In remarks published Tuesday, the official, L. Paul Bremer, said he arrived in Iraq on May 6, 2003 to find "horrid" looting and a very unstable situation.
"We paid a big price for not stopping it because it established an atmosphere of lawlessness," Bremer said during an address to an insurance group in White Sulphur Springs, W.Va. The group released a summary of his remarks in Washington.
"We never had enough troops on the ground," Bremer said, while insisting that he was "more convinced than ever that regime change was the right thing to do."
White House spokesman Scott McClellan refused to say whether Bremer had pleaded with President Bush for more troops. "We never get into reading out all the conversations they had," McClellan said.
Later, in an unusual public acknowledgment of internal dissent, the Bush campaign said that Bremer and the military brass had clashed on troop levels.
"Ambassador Bremer differed with the commanders in the field," said campaign spokesman Brian Jones. "That is his right, but the president has always said that he will listen to his commanders on the ground and give them the support they need for victory."
Mr. Bush's Democratic rival, Sen. John Kerry, quickly seized on Bremer's remarks. On a campaign stop in Iowa, Kerry said the president had made wrong choices "time and again when he had a chance to be able to protect us more effectively."
The president "didn't put enough troops in" Iraq after the first fighting brought down Saddam Hussein's government, Kerry said. "Now Paul Bremer is saying what a terrible mistake it was. The president needs to take accountability for his own judgments."
Earlier Tuesday, Kerry pointed to Bremer's remarks as he called on Vice President Dick Cheney to acknowledge mistakes made in Iraq in tonight's debate with Kerry's running mate, Sen. John Edwards, D-N.C.
"I hope tonight Mr. Cheney can acknowledge those mistakes," he said. "I hope Mr. Cheney can take responsibility."
In a statement Monday night to The Washington Post, Bremer said he fully supported the Bush administration's strategy in Iraq.
"I believe that we currently have sufficient troop levels in Iraq," he said in the e-mailed statement, according to Tuesday's edition of the Post. He said references to troops levels related to the situation when he first arrived in Baghdad "when I believed we needed either more coalition troops or Iraqi security forces to address the looting."
Bremer addressed the Insurance Leadership Forum, at The Greenbrier resort in West Virginia. Portions of the speech were made available Monday night through a press release from the Council of Insurance Agents & Brokers.
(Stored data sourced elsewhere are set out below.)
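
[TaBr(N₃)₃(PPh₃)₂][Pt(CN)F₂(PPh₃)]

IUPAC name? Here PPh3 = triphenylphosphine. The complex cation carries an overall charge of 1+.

triazidobromobis(triphenylphosphine)tantalum(V) cyanodifluoro(triphenylphosphine)platinate(II)

The complex cation is given as 1+; its ligand charges sum to -4, so Ta = +5.
A 1:1 salt means the anion carries the equal and opposite charge, 1−.
Anion: ligand charges sum to -3; for the ion to be 1−, Pt = +2.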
In an earlier speech Sept. 17 at DePauw University, Bremer said he frequently raised the issue of too few troops within the Bush administration and "should have been even more insistent" when his advice was rejected. "The single most important change — the one thing that would have improved the situation — would have been having more troops in Iraq at the beginning and throughout" the occupation, Bremer said, according to the Banner-Graphic in Greencastle, Ind.
The tempest over Bremer's remarks was the second in two days involving statements on Iraq by a top administration official. On Monday, Defense Secretary Donald Rumsfeld said in a speech that he knew of no clear link between the al Qaeda terror network and Saddam Hussein, although he later backed off the statement and said he was misunderstood.
Asked to describe the connection between Saddam and al Qaeda at an appearance at the Council on Foreign Relations, the Pentagon chief first refused to answer, then said: "To my knowledge, I have not seen any strong, hard evidence that links the two."
Several hours after his appearance, Rumsfeld issued a statement from the Pentagon saying his comment "regrettably was misunderstood" by some. He said he has said since September 2002 that there were ties between Osama bin Laden's terror group and Iraq.